36-letni Serhij Stachowski, jest jednym z ukraińskich sportowców, którzy wrócili do kraju, by bronić ojczyzny. W wywiadzie dla niemieckiego dziennika „Frankfurter Allgemeine Zeitung” mówi, że Rosjanie „wyrzynają rodziny, zabijają cywilów, gwałcą”.
Stachowski zgłosił się na ochotnika jako rezerwista. – Szukamy rosyjskich agentów, zapobiegamy włamywaniu się maruderów do sklepów – opowiada. – Tworzymy grupy od trzech do pięciu osób. Mamy sektor, który patrolujemy. Każdy ma dwugodzinną zmianę, potem sześciogodzinną przerwę na odpoczynek, potem znowu trzeba wyjść na dwie godziny, czy to w dzień, czy w nocy.
Jak pisze niemiecka gazeta Stachowski jeszcze do stycznia był zawodowym graczem, po zakończeniu kariery planował cieszyć się życiem i być z rodziną. Ale sprawy potoczyły się inaczej. Jako wolontariusz broni teraz swojego kraju. Jego najbliżsi są obecnie bezpieczni w Budapeszcie.
– Wszyscy są bardzo zmotywowani, ale także pełni gniewu; gotowi, aby zemścić się na rosyjskiej armii za jej okrucieństwa, za to, co robią cywilom.
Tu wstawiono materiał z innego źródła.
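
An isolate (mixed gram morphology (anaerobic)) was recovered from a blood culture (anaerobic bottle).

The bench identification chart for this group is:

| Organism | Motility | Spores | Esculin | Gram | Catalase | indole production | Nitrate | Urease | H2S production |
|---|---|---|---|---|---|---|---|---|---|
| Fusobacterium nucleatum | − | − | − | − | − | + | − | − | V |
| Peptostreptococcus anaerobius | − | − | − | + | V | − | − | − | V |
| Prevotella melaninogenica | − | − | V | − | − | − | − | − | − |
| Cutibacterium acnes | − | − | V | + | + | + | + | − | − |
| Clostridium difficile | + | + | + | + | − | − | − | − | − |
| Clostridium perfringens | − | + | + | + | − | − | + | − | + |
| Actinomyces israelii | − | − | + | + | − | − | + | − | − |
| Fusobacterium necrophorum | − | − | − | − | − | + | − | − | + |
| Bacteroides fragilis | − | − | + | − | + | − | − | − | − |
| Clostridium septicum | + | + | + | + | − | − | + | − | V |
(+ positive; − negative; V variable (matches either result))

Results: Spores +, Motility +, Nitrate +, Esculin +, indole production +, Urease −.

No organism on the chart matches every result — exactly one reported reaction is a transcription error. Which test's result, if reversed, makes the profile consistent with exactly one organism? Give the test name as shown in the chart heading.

indole production

As reported, no row in the chart matches all 6 reactions.
Reversing indole production (to −) → unique match: Clostridium septicum.
Reversing Spores → still no organism matches.
Reversing Nitrate → still no organism matches.
Reversing Urease → still no organism matches.
Reversing Motility → still no organism matches.
Reversing Esculin → still no organism matches.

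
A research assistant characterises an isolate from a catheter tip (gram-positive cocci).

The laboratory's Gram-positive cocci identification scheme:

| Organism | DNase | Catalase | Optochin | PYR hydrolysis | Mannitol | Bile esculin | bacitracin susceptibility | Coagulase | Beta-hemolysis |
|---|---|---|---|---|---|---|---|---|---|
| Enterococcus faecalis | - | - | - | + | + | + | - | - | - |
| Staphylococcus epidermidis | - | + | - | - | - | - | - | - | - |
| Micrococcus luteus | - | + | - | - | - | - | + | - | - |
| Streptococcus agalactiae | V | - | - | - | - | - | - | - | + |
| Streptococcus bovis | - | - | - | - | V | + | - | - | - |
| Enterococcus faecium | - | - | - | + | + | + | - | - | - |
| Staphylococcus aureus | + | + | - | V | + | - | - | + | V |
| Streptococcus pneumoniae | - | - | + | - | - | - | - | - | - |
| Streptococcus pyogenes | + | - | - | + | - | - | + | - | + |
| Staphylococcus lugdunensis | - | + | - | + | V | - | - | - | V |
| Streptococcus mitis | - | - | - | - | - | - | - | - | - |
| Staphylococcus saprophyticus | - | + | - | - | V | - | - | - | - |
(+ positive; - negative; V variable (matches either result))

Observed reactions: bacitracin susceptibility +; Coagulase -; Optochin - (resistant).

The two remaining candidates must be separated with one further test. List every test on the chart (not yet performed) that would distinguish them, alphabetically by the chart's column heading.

bacitracin susceptibility +: excludes 10 organisms — 2 left.
Coagulase -: all 2 remaining candidates are consistent.
Optochin -: all 2 remaining candidates are consistent.
Two candidates remain: Micrococcus luteus and Streptococcus pyogenes.
  DNase: Micrococcus luteus -, Streptococcus pyogenes + — discriminates.
  Catalase: Micrococcus luteus +, Streptococcus pyogenes - — discriminates.
  PYR hydrolysis: Micrococcus luteus -, Streptococcus pyogenes + — discriminates.
  Mannitol: - vs - — same for both, does not separate.
  Bile esculin: - vs - — same for both, does not separate.
  Beta-hemolysis: Micrococcus luteus -, Streptococcus pyogenes + — discriminates.

Beta-hemolysis, Catalase, DNase, PYR hydrolysis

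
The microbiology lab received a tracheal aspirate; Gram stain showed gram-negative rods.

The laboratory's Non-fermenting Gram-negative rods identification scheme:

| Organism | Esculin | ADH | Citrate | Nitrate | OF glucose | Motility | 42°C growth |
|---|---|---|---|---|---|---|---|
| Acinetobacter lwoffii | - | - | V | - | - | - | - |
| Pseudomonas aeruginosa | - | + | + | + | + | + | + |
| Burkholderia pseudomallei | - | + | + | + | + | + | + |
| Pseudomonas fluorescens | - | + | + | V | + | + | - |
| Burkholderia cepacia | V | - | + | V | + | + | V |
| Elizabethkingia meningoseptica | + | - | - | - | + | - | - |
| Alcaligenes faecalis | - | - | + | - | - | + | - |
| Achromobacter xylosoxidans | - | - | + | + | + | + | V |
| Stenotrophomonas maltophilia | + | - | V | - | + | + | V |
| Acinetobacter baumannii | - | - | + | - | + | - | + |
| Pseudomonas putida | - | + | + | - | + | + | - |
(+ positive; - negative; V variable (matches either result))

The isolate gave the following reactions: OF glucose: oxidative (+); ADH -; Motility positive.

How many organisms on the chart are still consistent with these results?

3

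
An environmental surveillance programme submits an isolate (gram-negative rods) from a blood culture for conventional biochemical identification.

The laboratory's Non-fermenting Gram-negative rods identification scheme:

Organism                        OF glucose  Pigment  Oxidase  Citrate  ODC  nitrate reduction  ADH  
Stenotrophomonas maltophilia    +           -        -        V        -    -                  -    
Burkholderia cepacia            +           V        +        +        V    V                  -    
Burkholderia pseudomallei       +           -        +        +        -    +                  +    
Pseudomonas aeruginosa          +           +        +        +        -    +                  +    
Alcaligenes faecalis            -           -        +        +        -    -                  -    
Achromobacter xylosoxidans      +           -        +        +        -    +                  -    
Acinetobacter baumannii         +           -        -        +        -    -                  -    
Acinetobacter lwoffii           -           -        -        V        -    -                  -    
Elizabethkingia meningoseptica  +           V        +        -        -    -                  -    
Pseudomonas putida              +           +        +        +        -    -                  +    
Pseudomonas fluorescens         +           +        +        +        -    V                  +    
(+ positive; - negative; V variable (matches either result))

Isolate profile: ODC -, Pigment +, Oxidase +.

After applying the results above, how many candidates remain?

5

Pigment +: excludes 6 organisms — 5 left.
Oxidase +: all 5 remaining candidates are consistent.
ODC -: all 5 remaining candidates are consistent.
Still consistent: Burkholderia cepacia, Elizabethkingia meningoseptica, Pseudomonas aeruginosa, Pseudomonas fluorescens, Pseudomonas putida.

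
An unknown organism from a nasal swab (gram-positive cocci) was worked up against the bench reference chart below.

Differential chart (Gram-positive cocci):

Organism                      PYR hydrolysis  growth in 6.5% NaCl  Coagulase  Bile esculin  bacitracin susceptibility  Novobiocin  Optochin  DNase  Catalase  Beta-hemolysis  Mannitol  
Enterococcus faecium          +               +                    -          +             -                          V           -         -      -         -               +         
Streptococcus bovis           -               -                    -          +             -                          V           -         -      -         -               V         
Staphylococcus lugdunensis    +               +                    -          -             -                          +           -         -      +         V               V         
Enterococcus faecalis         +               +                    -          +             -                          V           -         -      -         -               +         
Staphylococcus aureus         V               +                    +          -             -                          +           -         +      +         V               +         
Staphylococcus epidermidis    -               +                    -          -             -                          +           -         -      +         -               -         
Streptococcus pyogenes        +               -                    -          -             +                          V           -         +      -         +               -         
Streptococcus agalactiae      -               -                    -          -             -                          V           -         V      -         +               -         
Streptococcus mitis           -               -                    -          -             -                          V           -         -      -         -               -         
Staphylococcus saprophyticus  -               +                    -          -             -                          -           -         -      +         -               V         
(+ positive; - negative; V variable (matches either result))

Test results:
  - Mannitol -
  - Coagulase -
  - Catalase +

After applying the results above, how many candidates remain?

Catalase +: excludes 6 organisms — 4 left.
Coagulase -: excludes Staphylococcus aureus — 3 left.
Mannitol -: all 3 remaining candidates are consistent.
Still consistent: Staphylococcus epidermidis, Staphylococcus lugdunensis, Staphylococcus saprophyticus.

3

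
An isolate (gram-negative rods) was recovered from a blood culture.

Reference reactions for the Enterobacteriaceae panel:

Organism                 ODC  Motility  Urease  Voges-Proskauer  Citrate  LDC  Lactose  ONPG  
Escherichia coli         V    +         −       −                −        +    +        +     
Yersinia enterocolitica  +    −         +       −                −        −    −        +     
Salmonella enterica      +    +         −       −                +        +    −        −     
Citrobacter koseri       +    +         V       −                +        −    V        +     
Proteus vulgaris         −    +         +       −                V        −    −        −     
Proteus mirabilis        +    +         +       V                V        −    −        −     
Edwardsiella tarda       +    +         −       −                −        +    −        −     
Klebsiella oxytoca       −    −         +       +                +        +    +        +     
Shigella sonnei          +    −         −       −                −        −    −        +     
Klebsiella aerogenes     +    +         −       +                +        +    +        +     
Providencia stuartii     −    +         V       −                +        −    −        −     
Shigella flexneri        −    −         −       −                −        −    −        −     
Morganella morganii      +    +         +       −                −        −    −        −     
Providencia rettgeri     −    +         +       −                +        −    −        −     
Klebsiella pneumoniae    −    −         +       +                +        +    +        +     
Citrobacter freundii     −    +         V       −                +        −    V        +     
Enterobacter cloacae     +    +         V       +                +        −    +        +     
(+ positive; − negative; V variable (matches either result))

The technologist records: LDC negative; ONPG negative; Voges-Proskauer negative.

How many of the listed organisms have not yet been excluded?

6

Voges-Proskauer −: excludes Klebsiella oxytoca, Klebsiella aerogenes, Klebsiella pneumoniae, Enterobacter cloacae — 13 left.
ONPG −: excludes 5 organisms — 8 left.
LDC −: excludes Salmonella enterica, Edwardsiella tarda — 6 left.
Still consistent: Morganella morganii, Proteus mirabilis, Proteus vulgaris, Providencia rettgeri, Providencia stuartii, Shigella flexneri.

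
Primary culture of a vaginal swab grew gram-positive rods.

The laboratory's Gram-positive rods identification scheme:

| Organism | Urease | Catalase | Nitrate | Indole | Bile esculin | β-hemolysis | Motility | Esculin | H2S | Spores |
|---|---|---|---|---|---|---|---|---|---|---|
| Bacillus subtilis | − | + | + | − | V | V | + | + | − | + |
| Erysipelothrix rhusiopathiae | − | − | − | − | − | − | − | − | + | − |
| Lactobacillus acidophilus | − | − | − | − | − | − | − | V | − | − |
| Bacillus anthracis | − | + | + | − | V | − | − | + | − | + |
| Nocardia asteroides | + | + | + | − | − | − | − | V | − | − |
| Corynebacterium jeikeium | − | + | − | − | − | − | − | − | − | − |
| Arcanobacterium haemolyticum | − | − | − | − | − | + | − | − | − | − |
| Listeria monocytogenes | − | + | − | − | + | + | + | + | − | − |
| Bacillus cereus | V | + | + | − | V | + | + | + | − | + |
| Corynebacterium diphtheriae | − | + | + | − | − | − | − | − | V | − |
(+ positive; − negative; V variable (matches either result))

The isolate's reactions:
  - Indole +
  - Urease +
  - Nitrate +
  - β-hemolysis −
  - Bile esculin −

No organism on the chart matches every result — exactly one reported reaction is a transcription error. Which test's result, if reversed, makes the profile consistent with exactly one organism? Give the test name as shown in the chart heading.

Indole

As reported, no row in the chart matches all 5 reactions.
Reversing Indole (to −) → unique match: Nocardia asteroides.
Reversing Urease → still no organism matches.
Reversing Bile esculin → still no organism matches.
Reversing β-hemolysis → still no organism matches.
Reversing Nitrate → still no organism matches.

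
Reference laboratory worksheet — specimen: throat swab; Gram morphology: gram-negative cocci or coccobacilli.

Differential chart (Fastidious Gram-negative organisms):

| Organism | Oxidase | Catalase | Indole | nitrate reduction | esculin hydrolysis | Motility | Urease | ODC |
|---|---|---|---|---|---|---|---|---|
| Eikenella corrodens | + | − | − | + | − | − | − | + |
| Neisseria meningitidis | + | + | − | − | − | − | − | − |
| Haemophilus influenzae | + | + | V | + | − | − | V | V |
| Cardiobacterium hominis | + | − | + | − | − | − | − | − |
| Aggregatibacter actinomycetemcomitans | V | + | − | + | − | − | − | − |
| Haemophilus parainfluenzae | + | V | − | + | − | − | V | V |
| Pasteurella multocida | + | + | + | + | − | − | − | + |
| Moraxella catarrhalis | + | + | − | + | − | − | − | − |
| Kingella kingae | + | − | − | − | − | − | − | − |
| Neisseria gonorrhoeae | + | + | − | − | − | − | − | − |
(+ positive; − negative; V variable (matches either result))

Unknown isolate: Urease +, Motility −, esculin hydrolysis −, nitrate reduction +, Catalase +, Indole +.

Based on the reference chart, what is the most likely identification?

Haemophilus influenzae

nitrate reduction +: excludes Neisseria meningitidis, Cardiobacterium hominis, Kingella kingae, Neisseria gonorrhoeae — 6 left.
esculin hydrolysis −: all 6 remaining candidates are consistent.
Urease +: excludes Eikenella corrodens, Aggregatibacter actinomycetemcomitans, Pasteurella multocida, Moraxella catarrhalis — 2 left.
Motility −: all 2 remaining candidates are consistent.
Catalase +: all 2 remaining candidates are consistent.
Indole +: excludes Haemophilus parainfluenzae — 1 left.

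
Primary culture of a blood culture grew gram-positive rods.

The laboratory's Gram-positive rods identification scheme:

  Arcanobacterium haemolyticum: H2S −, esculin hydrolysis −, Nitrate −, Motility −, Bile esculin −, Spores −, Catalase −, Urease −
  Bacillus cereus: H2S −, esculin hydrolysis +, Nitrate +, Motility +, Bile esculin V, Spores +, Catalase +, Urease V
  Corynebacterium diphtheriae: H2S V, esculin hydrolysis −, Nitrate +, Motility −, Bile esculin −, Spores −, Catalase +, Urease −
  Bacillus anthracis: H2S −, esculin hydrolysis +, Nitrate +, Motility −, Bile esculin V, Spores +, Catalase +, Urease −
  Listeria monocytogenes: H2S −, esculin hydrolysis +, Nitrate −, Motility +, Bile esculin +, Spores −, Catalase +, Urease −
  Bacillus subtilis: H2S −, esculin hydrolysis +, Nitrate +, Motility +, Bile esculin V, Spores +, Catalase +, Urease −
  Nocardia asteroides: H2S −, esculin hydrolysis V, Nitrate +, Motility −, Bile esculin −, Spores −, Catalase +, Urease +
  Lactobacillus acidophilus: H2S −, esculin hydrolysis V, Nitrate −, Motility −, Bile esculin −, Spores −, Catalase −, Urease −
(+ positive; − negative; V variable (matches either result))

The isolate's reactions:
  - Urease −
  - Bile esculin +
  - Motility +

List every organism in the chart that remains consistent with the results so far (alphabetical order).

Bile esculin +: excludes Arcanobacterium haemolyticum, Corynebacterium diphtheriae, Nocardia asteroides, Lactobacillus acidophilus — 4 left.
Motility +: excludes Bacillus anthracis — 3 left.
Urease −: all 3 remaining candidates are consistent.

Bacillus cereus, Bacillus subtilis, Listeria monocytogenes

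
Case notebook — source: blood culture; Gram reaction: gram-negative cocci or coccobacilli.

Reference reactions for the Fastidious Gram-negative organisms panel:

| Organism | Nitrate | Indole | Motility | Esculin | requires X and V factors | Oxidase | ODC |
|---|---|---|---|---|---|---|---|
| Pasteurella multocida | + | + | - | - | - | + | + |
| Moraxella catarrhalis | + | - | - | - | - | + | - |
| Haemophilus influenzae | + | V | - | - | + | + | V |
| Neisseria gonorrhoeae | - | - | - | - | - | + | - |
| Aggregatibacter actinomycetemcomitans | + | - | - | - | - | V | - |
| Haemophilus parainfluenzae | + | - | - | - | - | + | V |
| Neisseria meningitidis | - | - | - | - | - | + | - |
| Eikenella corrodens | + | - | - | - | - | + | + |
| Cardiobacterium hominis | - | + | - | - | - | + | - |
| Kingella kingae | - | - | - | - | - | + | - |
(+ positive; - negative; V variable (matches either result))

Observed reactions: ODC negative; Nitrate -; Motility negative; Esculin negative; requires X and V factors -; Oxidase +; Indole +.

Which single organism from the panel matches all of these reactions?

Cardiobacterium hominis

requires X and V factors -: excludes Haemophilus influenzae — 9 left.
Esculin -: all 9 remaining candidates are consistent.
ODC -: excludes Pasteurella multocida, Eikenella corrodens — 7 left.
Motility -: all 7 remaining candidates are consistent.
Nitrate -: excludes Moraxella catarrhalis, Aggregatibacter actinomycetemcomitans, Haemophilus parainfluenzae — 4 left.
Oxidase +: all 4 remaining candidates are consistent.
Indole +: excludes Neisseria gonorrhoeae, Neisseria meningitidis, Kingella kingae — 1 left.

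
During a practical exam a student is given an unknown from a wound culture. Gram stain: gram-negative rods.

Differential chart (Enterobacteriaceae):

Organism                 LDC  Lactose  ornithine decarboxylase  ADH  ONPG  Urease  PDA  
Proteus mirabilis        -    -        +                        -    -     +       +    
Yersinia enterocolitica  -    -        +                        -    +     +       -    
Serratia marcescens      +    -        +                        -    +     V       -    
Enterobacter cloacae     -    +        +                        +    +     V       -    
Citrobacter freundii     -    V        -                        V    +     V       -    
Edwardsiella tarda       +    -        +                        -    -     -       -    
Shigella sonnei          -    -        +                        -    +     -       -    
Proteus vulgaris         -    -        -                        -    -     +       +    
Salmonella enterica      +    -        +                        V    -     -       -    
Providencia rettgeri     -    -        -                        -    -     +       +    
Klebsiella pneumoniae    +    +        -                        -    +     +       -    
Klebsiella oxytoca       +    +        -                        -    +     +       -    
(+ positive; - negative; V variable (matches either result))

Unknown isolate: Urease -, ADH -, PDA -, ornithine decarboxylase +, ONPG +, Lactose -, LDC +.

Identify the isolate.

Serratia marcescens

ADH -: excludes Enterobacter cloacae — 11 left.
ONPG +: excludes 5 organisms — 6 left.
PDA -: all 6 remaining candidates are consistent.
Lactose -: excludes Klebsiella pneumoniae, Klebsiella oxytoca — 4 left.
ornithine decarboxylase +: excludes Citrobacter freundii — 3 left.
Urease -: excludes Yersinia enterocolitica — 2 left.
LDC +: excludes Shigella sonnei — 1 left.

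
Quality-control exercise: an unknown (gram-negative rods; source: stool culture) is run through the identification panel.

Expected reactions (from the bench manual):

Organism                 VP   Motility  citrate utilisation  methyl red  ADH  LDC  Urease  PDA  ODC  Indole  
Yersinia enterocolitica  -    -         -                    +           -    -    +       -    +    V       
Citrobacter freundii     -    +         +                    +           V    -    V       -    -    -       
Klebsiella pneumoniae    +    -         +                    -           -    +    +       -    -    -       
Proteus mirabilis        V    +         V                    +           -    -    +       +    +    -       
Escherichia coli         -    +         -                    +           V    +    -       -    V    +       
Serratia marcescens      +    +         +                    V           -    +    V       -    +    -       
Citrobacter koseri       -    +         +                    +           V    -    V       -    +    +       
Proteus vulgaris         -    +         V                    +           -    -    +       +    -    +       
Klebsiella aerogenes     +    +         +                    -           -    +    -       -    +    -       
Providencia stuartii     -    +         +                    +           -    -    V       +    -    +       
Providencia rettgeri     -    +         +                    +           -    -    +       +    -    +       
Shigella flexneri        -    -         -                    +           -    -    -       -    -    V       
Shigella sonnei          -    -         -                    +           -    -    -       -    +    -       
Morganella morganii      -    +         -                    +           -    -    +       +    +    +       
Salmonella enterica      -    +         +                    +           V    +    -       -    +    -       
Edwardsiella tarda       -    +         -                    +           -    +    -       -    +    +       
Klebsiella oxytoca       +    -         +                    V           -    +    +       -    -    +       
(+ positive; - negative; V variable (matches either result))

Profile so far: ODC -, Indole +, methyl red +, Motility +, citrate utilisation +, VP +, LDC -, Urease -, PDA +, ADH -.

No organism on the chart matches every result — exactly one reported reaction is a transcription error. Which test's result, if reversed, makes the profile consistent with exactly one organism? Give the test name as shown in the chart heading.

VP

As reported, no row in the chart matches all 10 reactions.
Reversing PDA → still no organism matches.
Reversing VP (to -) → unique match: Providencia stuartii.
Reversing ODC → still no organism matches.
Reversing ADH → still no organism matches.
Reversing Motility → still no organism matches.
Reversing LDC → still no organism matches.
Reversing citrate utilisation → still no organism matches.
Reversing methyl red → still no organism matches.
Reversing Indole → still no organism matches.
Reversing Urease → still no organism matches.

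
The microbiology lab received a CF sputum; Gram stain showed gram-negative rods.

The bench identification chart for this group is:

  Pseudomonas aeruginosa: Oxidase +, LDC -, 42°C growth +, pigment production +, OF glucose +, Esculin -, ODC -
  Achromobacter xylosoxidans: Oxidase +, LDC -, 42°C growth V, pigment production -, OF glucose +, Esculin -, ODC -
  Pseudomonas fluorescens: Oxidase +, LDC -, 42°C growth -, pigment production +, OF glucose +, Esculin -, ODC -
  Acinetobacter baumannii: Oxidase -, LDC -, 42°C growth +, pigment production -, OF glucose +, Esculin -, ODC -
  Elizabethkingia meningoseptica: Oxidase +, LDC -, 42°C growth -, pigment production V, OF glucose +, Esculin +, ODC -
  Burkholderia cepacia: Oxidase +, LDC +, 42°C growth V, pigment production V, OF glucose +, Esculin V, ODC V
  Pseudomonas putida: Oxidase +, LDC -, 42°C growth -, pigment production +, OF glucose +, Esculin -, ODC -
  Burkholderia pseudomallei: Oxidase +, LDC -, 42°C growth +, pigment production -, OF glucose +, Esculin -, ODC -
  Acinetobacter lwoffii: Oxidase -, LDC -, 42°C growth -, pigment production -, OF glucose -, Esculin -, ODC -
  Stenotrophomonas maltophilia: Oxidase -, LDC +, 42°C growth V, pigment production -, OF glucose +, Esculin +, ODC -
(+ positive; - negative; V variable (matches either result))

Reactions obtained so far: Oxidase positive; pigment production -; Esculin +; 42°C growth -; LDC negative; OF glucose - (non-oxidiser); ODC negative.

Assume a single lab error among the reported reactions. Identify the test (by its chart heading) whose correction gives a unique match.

As reported, no row in the chart matches all 7 reactions.
Reversing pigment production → still no organism matches.
Reversing OF glucose (to +) → unique match: Elizabethkingia meningoseptica.
Reversing Esculin → still no organism matches.
Reversing Oxidase → still no organism matches.
Reversing LDC → still no organism matches.
Reversing 42°C growth → still no organism matches.
Reversing ODC → still no organism matches.

OF glucose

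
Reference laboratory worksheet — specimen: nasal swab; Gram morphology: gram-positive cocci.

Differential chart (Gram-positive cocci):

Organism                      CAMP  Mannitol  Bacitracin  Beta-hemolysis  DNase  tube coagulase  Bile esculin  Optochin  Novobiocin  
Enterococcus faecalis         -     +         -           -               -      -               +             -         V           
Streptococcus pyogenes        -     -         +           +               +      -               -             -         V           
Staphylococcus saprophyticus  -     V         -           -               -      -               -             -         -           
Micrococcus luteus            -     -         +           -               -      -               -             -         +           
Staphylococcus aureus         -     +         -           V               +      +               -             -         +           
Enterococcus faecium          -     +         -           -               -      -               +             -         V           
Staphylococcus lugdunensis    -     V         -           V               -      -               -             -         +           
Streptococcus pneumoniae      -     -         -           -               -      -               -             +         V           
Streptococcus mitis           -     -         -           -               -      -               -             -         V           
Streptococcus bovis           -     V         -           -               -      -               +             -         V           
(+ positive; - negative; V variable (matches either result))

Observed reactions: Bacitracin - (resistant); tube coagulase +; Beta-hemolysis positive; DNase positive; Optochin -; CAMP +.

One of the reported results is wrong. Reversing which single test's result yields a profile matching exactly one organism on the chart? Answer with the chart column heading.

CAMP

As reported, no row in the chart matches all 6 reactions.
Reversing Bacitracin → still no organism matches.
Reversing CAMP (to -) → unique match: Staphylococcus aureus.
Reversing Optochin → still no organism matches.
Reversing tube coagulase → still no organism matches.
Reversing DNase → still no organism matches.
Reversing Beta-hemolysis → still no organism matches.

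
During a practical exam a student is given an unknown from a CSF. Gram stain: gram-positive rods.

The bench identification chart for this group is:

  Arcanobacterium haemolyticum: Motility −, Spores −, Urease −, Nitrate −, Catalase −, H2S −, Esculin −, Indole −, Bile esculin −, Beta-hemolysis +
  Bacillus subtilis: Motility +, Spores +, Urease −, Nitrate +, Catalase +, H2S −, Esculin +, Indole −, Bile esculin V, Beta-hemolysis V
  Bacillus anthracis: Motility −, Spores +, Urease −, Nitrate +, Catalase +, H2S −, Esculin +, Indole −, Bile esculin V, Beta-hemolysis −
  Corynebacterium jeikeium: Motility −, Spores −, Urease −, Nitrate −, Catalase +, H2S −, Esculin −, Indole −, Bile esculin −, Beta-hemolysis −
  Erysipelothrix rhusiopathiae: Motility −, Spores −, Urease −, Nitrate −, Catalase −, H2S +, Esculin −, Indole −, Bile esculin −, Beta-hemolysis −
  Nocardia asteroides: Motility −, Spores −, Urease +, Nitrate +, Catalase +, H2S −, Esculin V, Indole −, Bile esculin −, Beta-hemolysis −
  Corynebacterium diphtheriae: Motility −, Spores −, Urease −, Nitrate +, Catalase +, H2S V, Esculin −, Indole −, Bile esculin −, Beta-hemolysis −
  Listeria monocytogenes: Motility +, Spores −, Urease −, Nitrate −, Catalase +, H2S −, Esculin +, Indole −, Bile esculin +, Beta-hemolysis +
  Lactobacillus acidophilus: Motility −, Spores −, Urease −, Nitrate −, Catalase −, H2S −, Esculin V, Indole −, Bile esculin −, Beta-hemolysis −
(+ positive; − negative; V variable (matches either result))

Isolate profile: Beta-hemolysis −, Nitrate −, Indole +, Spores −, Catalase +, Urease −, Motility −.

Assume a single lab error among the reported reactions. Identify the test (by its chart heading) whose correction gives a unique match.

Indole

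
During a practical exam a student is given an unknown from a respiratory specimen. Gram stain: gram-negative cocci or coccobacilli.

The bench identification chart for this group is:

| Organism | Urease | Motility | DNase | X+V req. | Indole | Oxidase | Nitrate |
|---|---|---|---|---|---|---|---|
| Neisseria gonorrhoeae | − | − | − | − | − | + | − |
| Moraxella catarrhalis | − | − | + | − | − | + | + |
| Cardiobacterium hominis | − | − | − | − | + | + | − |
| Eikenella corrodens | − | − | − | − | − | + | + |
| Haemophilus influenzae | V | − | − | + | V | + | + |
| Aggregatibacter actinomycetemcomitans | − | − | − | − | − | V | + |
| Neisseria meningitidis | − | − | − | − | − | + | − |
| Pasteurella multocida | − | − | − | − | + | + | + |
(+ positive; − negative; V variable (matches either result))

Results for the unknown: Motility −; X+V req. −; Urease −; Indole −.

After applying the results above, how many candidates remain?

X+V req. −: excludes Haemophilus influenzae — 7 left.
Motility −: all 7 remaining candidates are consistent.
Urease −: all 7 remaining candidates are consistent.
Indole −: excludes Cardiobacterium hominis, Pasteurella multocida — 5 left.
Still consistent: Aggregatibacter actinomycetemcomitans, Eikenella corrodens, Moraxella catarrhalis, Neisseria gonorrhoeae, Neisseria meningitidis.

5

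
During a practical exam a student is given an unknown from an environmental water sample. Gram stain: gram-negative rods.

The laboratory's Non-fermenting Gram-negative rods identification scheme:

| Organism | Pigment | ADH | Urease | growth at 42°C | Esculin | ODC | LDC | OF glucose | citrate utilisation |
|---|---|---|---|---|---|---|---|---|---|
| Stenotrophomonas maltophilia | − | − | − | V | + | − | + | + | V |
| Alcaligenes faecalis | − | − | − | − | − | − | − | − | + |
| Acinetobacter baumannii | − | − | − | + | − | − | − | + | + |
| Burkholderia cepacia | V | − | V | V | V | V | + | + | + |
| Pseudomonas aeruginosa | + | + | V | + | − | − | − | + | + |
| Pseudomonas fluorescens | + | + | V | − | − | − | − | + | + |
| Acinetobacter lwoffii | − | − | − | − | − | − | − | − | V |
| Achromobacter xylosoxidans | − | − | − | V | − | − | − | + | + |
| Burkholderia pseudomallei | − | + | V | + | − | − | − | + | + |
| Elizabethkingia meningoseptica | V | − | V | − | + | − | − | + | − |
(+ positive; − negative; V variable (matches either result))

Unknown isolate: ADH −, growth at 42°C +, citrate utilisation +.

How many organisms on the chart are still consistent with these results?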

Oni wyrzynają rodziny, zabijają cywilów, gwałcą – mówi Stachowski.
– Kiedy słyszysz, jak Putin mówi, że Ukraina nigdy nie istniała, że została stworzona przez Związek Radziecki i przez Lenina, że nigdy nie miała historii, to staje się jasne: jeśli Ukraina przegra tę wojnę, zostanie wymazana z wszystkich podręczników do historii. Zniknie z powierzchni ziemi jako kraj – mówi Stachowski.
Uważa, że politycznie wsparcie dla Ukrainy mogłoby być znacznie większe. – Trzeba zamknąć niebo nad Ukrainą. Na ziemi wojska rosyjskie nie są w stanie pokonać Ukrainy. Ukraińcy są gotowi do walki! – podkreśla Stachowski.
Ukrainiec wygrał cztery turnieje ATP w singlu i cztery w deblu. W 2013 roku zrobiło się o nim głośno, gdy w drugiej rundzie Wimbledonu wyeliminował słynnego Rogera Federera.